Ever since scientists first identified the quirky Alaska lakes in 1949, they have had theories as to what shaped them. Because the lakes point northwest, some thought the sun might be warming the south-facing slopes of the lake, melting the permafrost beneath the surface, and expanding the lakes northward as thawed soil collapsed into them.
A graduate student named Charles Carson traveled to Barrow in the 1950s to study the lakes. It was so foggy during July and August he thought the sun didn’t have much effect on exposed slopes. Constant winds that rattled his tent made him think they might have something to do with the lake formation. He found the winds blew mostly perpendicular to the lakes, causing eddies in the shallow lake water. He concluded that the wind-caused eddies might be eating soil from both ends of the lakes and expanding them north and south.
Carlson’s idea prevailed for many years, but Pelletier, the landform scientist from Tucson, didn’t buy it.
“The way that a landscape evolves is super complex,” he said. “The old explanation had never really done it for me.”
One might ask why a scientist in the southwestern desert is interested in lakes a few thousand miles away. Pelletier answered with enthusiasm.
“Northern Alaska is one of those classic places that get all sorts of strange landforms—ice-wedge polygons, oriented lakes, lines of stones (from repeated freezing and thawing of the ground),” he said.
Pelletier traveled to Barrow in 2004 to check out the oriented lakes. He combined his first-hand view with 1,400 images of the lakes from synthetic-aperture radar images (received through the big antenna dish at the Geophysical Institute in Fairbanks) and added a computer model to help him come up with a new theory.
The lakes form on sloping terrain, with northern ends of the lakes lower than the southern ends, Pelletier said. Warm summer temperatures penetrate more completely into the lower northern ends of the lakes, thawing the permafrost and causing tundra to slump into the lakes, Pelletier said. The lakes thaw more in the downhill direction than the uphill direction, and the lakes grow in a northerly direction year after year.

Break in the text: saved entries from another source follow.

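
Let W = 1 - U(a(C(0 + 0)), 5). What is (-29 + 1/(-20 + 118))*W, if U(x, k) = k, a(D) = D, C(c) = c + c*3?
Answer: 5682/49 ≈ 115.96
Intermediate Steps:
C(c) = 4*c (C(c) = c + 3*c = 4*c)
W = -4 (W = 1 - 1*5 = 1 - 5 = -4)
(-29 + 1/(-20 + 118))*W = (-29 + 1/(-20 + 118))*(-4) = (-29 + 1/98)*(-4) = -2841/98*(-4) = 5682/49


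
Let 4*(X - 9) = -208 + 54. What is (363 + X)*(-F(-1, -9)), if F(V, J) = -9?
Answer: 6003/2 ≈ 3001.5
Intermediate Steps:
X = -59/2 (X = 9 + (-208 + 54)/4 = 9 + (¼)*(-154) = 9 - 77/2 = -59/2 ≈ -29.500)
(363 + X)*(-F(-1, -9)) = (363 - 59/2)*(-1*(-9)) = (667/2)*9 = 6003/2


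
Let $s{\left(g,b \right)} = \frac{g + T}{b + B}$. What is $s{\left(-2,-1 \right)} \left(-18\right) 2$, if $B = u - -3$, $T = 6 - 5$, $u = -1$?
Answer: $36$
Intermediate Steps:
$T = 1$
$B = 2$ ($B = -1 - -3 = -1 + 3 = 2$)
$s{\left(g,b \right)} = \frac{1 + g}{2 + b}$ ($s{\left(g,b \right)} = \frac{g + 1}{b + 2} = \frac{1 + g}{2 + b}$)
$s{\left(-2,-1 \right)} \left(-18\right) 2 = \frac{1 - 2}{2 - 1} \left(-18\right) 2 = 1^{-1} \left(-1\right) \left(-18\right) 2 = 1 \left(-1\right) \left(-18\right) 2 = \left(-1\right) \left(-18\right) 2 = 18 \cdot 2 = 36$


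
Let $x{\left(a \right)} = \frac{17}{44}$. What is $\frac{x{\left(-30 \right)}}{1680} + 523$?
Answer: $\frac{38660177}{73920} \approx 523.0$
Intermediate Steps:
$x{\left(a \right)} = \frac{17}{44}$ ($x{\left(a \right)} = 17 \cdot \frac{1}{44} = \frac{17}{44}$)
$\frac{x{\left(-30 \right)}}{1680} + 523 = \frac{17}{44 \cdot 1680} + 523 = \frac{17}{44} \cdot \frac{1}{1680} + 523 = \frac{17}{73920} + 523 = \frac{38660177}{73920}$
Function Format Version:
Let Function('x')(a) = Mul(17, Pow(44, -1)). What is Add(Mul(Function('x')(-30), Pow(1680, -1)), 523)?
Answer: Rational(38660177, 73920) ≈ 523.00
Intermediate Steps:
Function('x')(a) = Rational(17, 44) (Function('x')(a) = Mul(17, Rational(1, 44)) = Rational(17, 44))
Add(Mul(Function('x')(-30), Pow(1680, -1)), 523) = Add(Mul(Rational(17, 44), Pow(1680, -1)), 523) = Add(Mul(Rational(17, 44), Rational(1, 1680)), 523) = Add(Rational(17, 73920), 523) = Rational(38660177, 73920)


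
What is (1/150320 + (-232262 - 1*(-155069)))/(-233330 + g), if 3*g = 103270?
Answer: 34810955277/89698950400 ≈ 0.38809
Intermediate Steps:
g = 103270/3 (g = (⅓)*103270 = 103270/3 ≈ 34423.)
(1/150320 + (-232262 - 1*(-155069)))/(-233330 + g) = (1/150320 + (-232262 - 1*(-155069)))/(-233330 + 103270/3) = (1/150320 + (-232262 + 155069))/(-596720/3) = (1/150320 - 77193)*(-3/596720) = -11603651759/150320*(-3/596720) = 34810955277/89698950400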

Pelletier will visit Alaska again in summer 2006 to check his theory, and he’ll also compare images of the lakes today to those taken by the military decades ago to see if they’re expanding northward. He’ll also see if he can relate lake growth to warmer air temperatures recorded in Alaska during the same time frame. No matter what he finds, he’ll remain fascinated with the shallow, orderly lakes of northern Alaska.
“Some of these lakes are expanding five meters (about 15 feet) per year, year-in and year-out for thousands of years,” he said. “They are the fastest growing lakes in the world, and maybe even the fastest geomorphologic process on Earth."